His popularity briefly waned with the turn of the century, but in the 2010s he regained his prominence especially among younger people. According to music researcher Irfan R. Darajat from Laras Studies of Music in Society, the rise of Didi was part of a recent effort of "hipster-washing" to raise up music that was previously considered "uncool", such as dangdut and qasidah. The rooting, site-specific, exclusivity of Didi's heartbreak songs in Javanese fits with the hipster-washing pattern. However, he added that Didi's rise to mainstream fame should not make him to be seen "[…] weird, cult-like, kitsch or whatever and make Didi’s music seem like something exotic."

In April 2020, he streamed a live charity concert from his house and raised a total Rp7.6 billion (~$500,000) to help Indonesians affected by the COVID-19 pandemic. He also released a song entitled "Ojo Mudik" ("Don't Go Mudik"), pleading his fans not to go back home during the Eid al-Fitr holiday season to prevent further spread of the coronavirus.

== Style ==
Didi worked in a campursari (a Javanese word meaning "mixture of essences") style, producing ballads with influences of pop music and the local styles kroncong and dangdut.

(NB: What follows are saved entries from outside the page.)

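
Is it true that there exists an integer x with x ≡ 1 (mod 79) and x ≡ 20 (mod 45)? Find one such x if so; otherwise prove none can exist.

The moduli 79 and 45 are coprime, so by the Chinese Remainder Theorem a unique solution modulo 3555 exists.
Any solution of the first congruence is x = 1 + 79t; substituting into the second, 79t ≡ 20 − 1 ≡ 19 (mod 45).
79 ≡ 34 (mod 45), so this reads 34t ≡ 19 (mod 45). Note 34·4 = 136 ≡ 1 (mod 45) (as 136 − 1 = 3·45), so 34⁻¹ ≡ 4.
Multiplying by 4: t ≡ 4·19 = 76 ≡ 31 (mod 45).
With t = 31: x = 1 + 79·31 = 2450.
Check: 2450 mod 79 = 1, 2450 mod 45 = 20. ✓

x = 2450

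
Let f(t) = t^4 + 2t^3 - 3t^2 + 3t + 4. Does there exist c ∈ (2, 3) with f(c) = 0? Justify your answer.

f(2) = 30 and f(3) = 121, both positive, so a sign-change argument is unavailable; we show f keeps this sign on the whole interval.
Shift to the endpoint 2: with t = 2 + u (0 < u < 1), one computes f(2 + u) = u^4 + 10u^3 + 33u^2 + 47u + 30.
The nonzero coefficients here are all positive, so for u > 0 every term is positive (or zero), and the constant term 30 is strictly positive.
So f is strictly positive on (2, 3); no root exists in the interval.

f has no root in that interval.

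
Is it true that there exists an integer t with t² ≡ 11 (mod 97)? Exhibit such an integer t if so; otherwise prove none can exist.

t = 60

t = 60 works: 60² = 3600, and 3600 − 11 = 3589 = 37·97.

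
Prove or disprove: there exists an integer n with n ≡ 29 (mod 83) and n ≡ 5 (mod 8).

n = 29

gcd(83, 8) = 1, so the Chinese Remainder Theorem guarantees exactly one residue class mod 664 satisfying both.
Write n = 29 + 83t and require 29 + 83t ≡ 5 (mod 8), i.e. 83t ≡ 0 (mod 8).
83 ≡ 3 (mod 8), so this reads 3t ≡ 0 (mod 8). t = 0 satisfies this.
Taking t = 0 gives n = 29 + 83·0 = 29.
Indeed 29 ≡ 29 (mod 83) and 29 ≡ 5 (mod 8).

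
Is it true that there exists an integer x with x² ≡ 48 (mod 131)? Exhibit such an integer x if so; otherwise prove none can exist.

x = 110

x = 110 works: 110² = 12100, and 12100 − 48 = 12052 = 92·131.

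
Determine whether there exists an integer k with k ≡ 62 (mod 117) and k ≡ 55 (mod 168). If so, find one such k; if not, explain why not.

There is no such integer.

Both moduli are multiples of 3 = gcd(117, 168), so any solution would satisfy k ≡ 62 and k ≡ 55 modulo 3 simultaneously.
These are incompatible: 62 − 55 = 7 is not divisible by 3.
Hence the system has no solution.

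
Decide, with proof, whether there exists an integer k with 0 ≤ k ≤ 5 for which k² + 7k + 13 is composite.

At k = 1: 1² + 7·1 + 13 = 21 = 3·7, which is composite.

k = 1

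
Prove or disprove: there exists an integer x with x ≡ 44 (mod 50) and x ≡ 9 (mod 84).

gcd(50, 84) = 2. If x ≡ 44 (mod 50) and x ≡ 9 (mod 84), then x ≡ 44 (mod 2) and x ≡ 9 (mod 2).
But 44 mod 2 = 0 while 9 mod 2 = 1, a contradiction.
Hence the system has no solution.

No, no such integer exists.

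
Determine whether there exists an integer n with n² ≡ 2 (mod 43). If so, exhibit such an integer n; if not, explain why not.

43 is prime, so by Euler's criterion 2 is a square mod 43 iff 2^((43−1)/2) = 2^21 ≡ 1 (mod 43).
Squaring successively (mod 43): 2^2 = 4 ≡ 4; 2^4 ≡ 4² = 16 ≡ 16; 2^8 ≡ 16² = 256 ≡ 41; 2^16 ≡ 41² = 1681 ≡ 4.
Since 21 = 16 + 4 + 1, 2^21 ≡ 4 · 16 · 2; multiplying out mod 43: 4·16 = 64 ≡ 21, then 21·2 = 42 ≡ 42. Thus 2^21 ≡ 42 ≡ −1 (mod 43).
By Euler's criterion 2 is a quadratic non-residue mod 43: no n satisfies n² ≡ 2 (mod 43).

There is no such integer.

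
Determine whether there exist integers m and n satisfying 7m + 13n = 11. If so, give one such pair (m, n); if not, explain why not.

m = 9, n = -4

7 and 13 are coprime, so 7m + 13n ranges over all of ℤ.
Run the Euclidean algorithm on 13 and 7: 13 = 1·7 + 6, 7 = 1·6 + 1, 6 = 6·1 + 0.
Back-substituting, 1 = 7 − 1·6 = 7 − (13 − 1·7) = −13 + 2·7; that is, 7·2 + 13·(-1) = 1.
Multiplying through by 11: m = 2·11 = 22, n = (-1)·11 = -11 is a solution.
The general solution is m = 22 + 13k, n = -11 − 7k; taking k = -1 gives the smaller pair m = 9, n = -4.
Check: 7·9 + 13·(-4) = 63 − 52 = 11. ✓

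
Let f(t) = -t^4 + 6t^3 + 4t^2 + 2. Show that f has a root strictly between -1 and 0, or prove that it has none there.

f(-1) = -1 and f(0) = 2, which have opposite signs.
As a polynomial, f is continuous on every closed interval.
By the Intermediate Value Theorem, f takes the value 0 somewhere in the open interval.

Yes, f has a root in the interval.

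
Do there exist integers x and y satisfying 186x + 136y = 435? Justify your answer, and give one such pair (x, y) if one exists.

Both 186 and 136 are divisible by gcd(186, 136) = 2, hence so is any combination 186x + 136y.
But 435 = 2·217 + 1, so 2 ∤ 435.
Therefore 186x + 136y = 435 has no solution in integers.

No such integers exist.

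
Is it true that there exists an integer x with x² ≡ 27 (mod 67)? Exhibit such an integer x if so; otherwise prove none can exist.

Apply Euler's criterion with the prime 67: 27 is a quadratic residue iff 27^33 ≡ 1 (mod 67), and a non-residue iff it is ≡ −1.
Repeated squaring mod 67: 27^2 = 729 ≡ 59; 27^4 ≡ 59² = 3481 ≡ 64; 27^8 ≡ 64² = 4096 ≡ 9; 27^16 ≡ 9² = 81 ≡ 14; 27^32 ≡ 14² = 196 ≡ 62.
Since 33 = 32 + 1, 27^33 ≡ 62 · 27; multiplying out mod 67: 62·27 = 1674 ≡ 66. Thus 27^33 ≡ 66 ≡ −1 (mod 67).
The value −1 means 27 is a non-residue modulo 67, so x² ≡ 27 (mod 67) is impossible.

No such integer exists.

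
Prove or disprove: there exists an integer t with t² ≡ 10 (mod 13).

t = 7

t = 7 works: 7² = 49, and 49 − 10 = 39 = 3·13.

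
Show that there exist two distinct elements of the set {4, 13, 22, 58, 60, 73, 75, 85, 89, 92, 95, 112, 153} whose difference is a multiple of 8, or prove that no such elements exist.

Reduce each element mod 8: 4↦4, 13↦5, 22↦6, 58↦2, 60↦4, 73↦1, 75↦3, 85↦5, 89↦1, 92↦4, 95↦7, 112↦0, 153↦1. The residue 4 repeats (at 4 and 60), and 60 − 4 = 56 = 7·8.

The pair (4, 60) works.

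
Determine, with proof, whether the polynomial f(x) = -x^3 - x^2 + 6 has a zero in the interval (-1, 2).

Such a root exists.

f(-1) = 6 and f(2) = -6, which have opposite signs.
f is continuous everywhere (it is a polynomial), in particular on [-1, 2].
By the Intermediate Value Theorem f must vanish at some point of (-1, 2).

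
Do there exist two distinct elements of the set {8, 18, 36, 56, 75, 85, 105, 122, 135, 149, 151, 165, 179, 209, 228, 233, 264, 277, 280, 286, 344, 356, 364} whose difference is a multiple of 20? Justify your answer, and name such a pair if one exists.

The pair (8, 228) works.

8 mod 20 = 8 and 228 mod 20 = 8, so 228 − 8 = 220 = 11·20.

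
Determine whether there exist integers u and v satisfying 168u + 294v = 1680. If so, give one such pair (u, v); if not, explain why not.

Every value of 168u + 294v is a multiple of gcd(168, 294) = 42; since 42 ∣ 1680, solutions exist.
Dividing through by 42 reduces the equation to 4u + 7v = 40.
Euclidean algorithm: 7 = 1·4 + 3, 4 = 1·3 + 1, 3 = 3·1 + 0.
Unwinding: 1 = 4 − 1·3 = 4 − (7 − 1·4) = −7 + 2·4, i.e. 4·2 + 7·(-1) = 1.
Multiplying through by 40: u = 2·40 = 80, v = (-1)·40 = -40 is a solution.
The general solution is u = 80 + 7k, v = -40 − 4k; taking k = -11 gives the smaller pair u = 3, v = 4.
Check: 168·3 + 294·4 = 504 + 1176 = 1680. ✓

u = 3, v = 4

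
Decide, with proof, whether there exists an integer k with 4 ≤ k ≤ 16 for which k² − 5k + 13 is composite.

k = 9

At k = 9: 9² − 5·9 + 13 = 49 = 7·7, which is composite.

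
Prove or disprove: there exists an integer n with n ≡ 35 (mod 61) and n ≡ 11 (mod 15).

gcd(61, 15) = 1, so the Chinese Remainder Theorem guarantees exactly one residue class mod 915 satisfying both.
Write n = 35 + 61t and require 35 + 61t ≡ 11 (mod 15), i.e. 61t ≡ 6 (mod 15).
61 ≡ 1 (mod 15), so this reads 1t ≡ 6 (mod 15). So t ≡ 6 (mod 15).
With t = 6: n = 35 + 61·6 = 401.
Check: 401 mod 61 = 35, 401 mod 15 = 11. ✓

n = 401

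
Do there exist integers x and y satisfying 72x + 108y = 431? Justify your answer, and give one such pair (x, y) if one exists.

There are no such integers.

Both 72 and 108 are divisible by gcd(72, 108) = 36, hence so is any combination 72x + 108y.
However 431 leaves remainder 35 on division by 36.
Therefore 72x + 108y = 431 has no solution in integers.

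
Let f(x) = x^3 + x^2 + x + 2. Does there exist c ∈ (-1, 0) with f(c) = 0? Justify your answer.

f(-1) = 1 and f(0) = 2, both positive.
f'(x) = 3x^2 + 2x + 1 has discriminant 2² − 4·3·1 = -8 < 0, so f' has no real roots and is positive for every real x.
So f is strictly increasing; between -1 and 0 its values lie between f(-1) = 1 and f(0) = 2, all positive. Therefore f has no root in (-1, 0).

No.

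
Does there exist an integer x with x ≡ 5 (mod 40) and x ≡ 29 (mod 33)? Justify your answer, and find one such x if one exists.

Since 40 and 33 share no common factor, CRT says the pair of congruences has a solution (unique mod 1320).
Write x = 5 + 40t and require 5 + 40t ≡ 29 (mod 33), i.e. 40t ≡ 24 (mod 33).
40 ≡ 7 (mod 33), so this reads 7t ≡ 24 (mod 33). Note 7·19 = 133 ≡ 1 (mod 33) (as 133 − 1 = 4·33), so 7⁻¹ ≡ 19.
Therefore t ≡ 19·24 = 456 ≡ 27 (mod 33).
With t = 27: x = 5 + 40·27 = 1085.
Check: 1085 mod 40 = 5, 1085 mod 33 = 29. ✓

x = 1085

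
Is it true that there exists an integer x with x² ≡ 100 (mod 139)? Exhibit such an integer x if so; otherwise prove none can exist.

Take x = 129. Then 129² = 16641 = 119·139 + 100, so 129² ≡ 100 (mod 139).

x = 129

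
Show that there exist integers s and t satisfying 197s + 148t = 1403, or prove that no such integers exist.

Since gcd(197, 148) = 1, every integer is an integer combination of 197 and 148.
Euclidean algorithm: 197 = 1·148 + 49, 148 = 3·49 + 1, 49 = 49·1 + 0.
Back-substituting, 1 = 148 − 3·49 = 148 − 3·(197 − 1·148) = −3·197 + 4·148; that is, 197·(-3) + 148·4 = 1.
Times 1403: 197·(-4209) + 148·5612 = 1403, so (-4209, 5612) solves it.
The general solution is s = -4209 + 148k, t = 5612 − 197k; taking k = 29 gives the smaller pair s = 83, t = -101.
Indeed 197·83 + 148·(-101) = 16351 − 14948 = 1403.

s = 83, t = -101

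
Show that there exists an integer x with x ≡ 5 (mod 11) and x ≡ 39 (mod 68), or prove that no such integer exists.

Since 11 and 68 share no common factor, CRT says the pair of congruences has a solution (unique mod 748).
Write x = 5 + 11t and require 5 + 11t ≡ 39 (mod 68), i.e. 11t ≡ 34 (mod 68).
Invert 11 mod 68 by the Euclidean algorithm: 68 = 6·11 + 2, 11 = 5·2 + 1, 2 = 2·1 + 0; back-substituting, 1 = 11 − 5·2 = 11 − 5·(68 − 6·11) = −5·68 + 31·11. Hence 11·31 ≡ 1, so 11⁻¹ ≡ 31 (mod 68).
Therefore t ≡ 31·34 = 1054 ≡ 34 (mod 68).
With t = 34: x = 5 + 11·34 = 379.
Check: 379 mod 11 = 5, 379 mod 68 = 39. ✓

x = 379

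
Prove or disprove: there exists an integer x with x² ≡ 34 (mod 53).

53 is prime, so by Euler's criterion 34 is a square mod 53 iff 34^((53−1)/2) = 34^26 ≡ 1 (mod 53).
Repeated squaring mod 53: 34^2 = 1156 ≡ 43; 34^4 ≡ 43² = 1849 ≡ 47; 34^8 ≡ 47² = 2209 ≡ 36; 34^16 ≡ 36² = 1296 ≡ 24.
Since 26 = 16 + 8 + 2, 34^26 ≡ 24 · 36 · 43; multiplying out mod 53: 24·36 = 864 ≡ 16, then 16·43 = 688 ≡ 52. Thus 34^26 ≡ 52 ≡ −1 (mod 53).
By Euler's criterion 34 is a quadratic non-residue mod 53: no x satisfies x² ≡ 34 (mod 53).

There is no such integer.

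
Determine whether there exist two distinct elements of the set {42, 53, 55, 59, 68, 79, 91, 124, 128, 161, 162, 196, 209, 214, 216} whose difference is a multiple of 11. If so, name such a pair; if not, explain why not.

Reduce each element mod 11: 42↦9, 53↦9, 55↦0, 59↦4, 68↦2, 79↦2, 91↦3, 124↦3, 128↦7, 161↦7, 162↦8, 196↦9, 209↦0, 214↦5, 216↦7. The residue 9 repeats (at 42 and 53), and 53 − 42 = 11 = 1·11.

42 and 53 are such a pair.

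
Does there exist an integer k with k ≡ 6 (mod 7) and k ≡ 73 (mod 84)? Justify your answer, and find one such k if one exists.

Both moduli are multiples of 7 = gcd(7, 84), so any solution would satisfy k ≡ 6 and k ≡ 73 modulo 7 simultaneously.
But 6 mod 7 = 6 while 73 mod 7 = 3, a contradiction.
So no integer satisfies both congruences.

No such integer exists.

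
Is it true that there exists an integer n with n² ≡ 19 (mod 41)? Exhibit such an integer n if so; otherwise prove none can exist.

No, no such integer exists.

Apply Euler's criterion with the prime 41: 19 is a quadratic residue iff 19^20 ≡ 1 (mod 41), and a non-residue iff it is ≡ −1.
Squaring successively (mod 41): 19^2 = 361 ≡ 33; 19^4 ≡ 33² = 1089 ≡ 23; 19^8 ≡ 23² = 529 ≡ 37; 19^16 ≡ 37² = 1369 ≡ 16.
Since 20 = 16 + 4, 19^20 ≡ 16 · 23; multiplying out mod 41: 16·23 = 368 ≡ 40. Thus 19^20 ≡ 40 ≡ −1 (mod 41).
The value −1 means 19 is a non-residue modulo 41, so n² ≡ 19 (mod 41) is impossible.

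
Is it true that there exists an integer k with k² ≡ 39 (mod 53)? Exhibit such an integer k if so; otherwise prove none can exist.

53 is prime, so by Euler's criterion 39 is a square mod 53 iff 39^((53−1)/2) = 39^26 ≡ 1 (mod 53).
Repeated squaring mod 53: 39^2 = 1521 ≡ 37; 39^4 ≡ 37² = 1369 ≡ 44; 39^8 ≡ 44² = 1936 ≡ 28; 39^16 ≡ 28² = 784 ≡ 42.
Since 26 = 16 + 8 + 2, 39^26 ≡ 42 · 28 · 37; multiplying out mod 53: 42·28 = 1176 ≡ 10, then 10·37 = 370 ≡ 52. Thus 39^26 ≡ 52 ≡ −1 (mod 53).
The value −1 means 39 is a non-residue modulo 53, so k² ≡ 39 (mod 53) is impossible.

No, no such integer exists.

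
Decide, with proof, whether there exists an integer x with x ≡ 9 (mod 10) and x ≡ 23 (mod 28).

gcd(10, 28) = 2. A simultaneous solution exists iff 9 ≡ 23 (mod 2); here 9 mod 2 = 1 = 23 mod 2, so it does.
List candidates x ≡ 9 (mod 10): 9, 19, 29, 39, 49, 59, 69, 79. Modulo 28 these are 9, 19, 1, 11, 21, 3, 13, 23; 79 gives 23 as required.
Check: 79 mod 10 = 9, 79 mod 28 = 23. ✓

x = 79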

The vast majority of his songs are themed around heartbreaks and other sad love stories. Because of this, he earned the nickname "The Godfather of the Broken-Hearted" during his later years. Aldo Sianturi of Billboard Indonesia writes that he is a "genius music conceptor" who are able to express the "depth and bitterness of love" in his lyrics, which are mostly written in Javanese, specifically the low ngoko register which is used as the daily speech by most Javanese speakers.

== Death ==
Didi died of complications from cardiac arrest on 5 May 2020 in Surakarta. He is survived by his wife Yan Vellia and two children.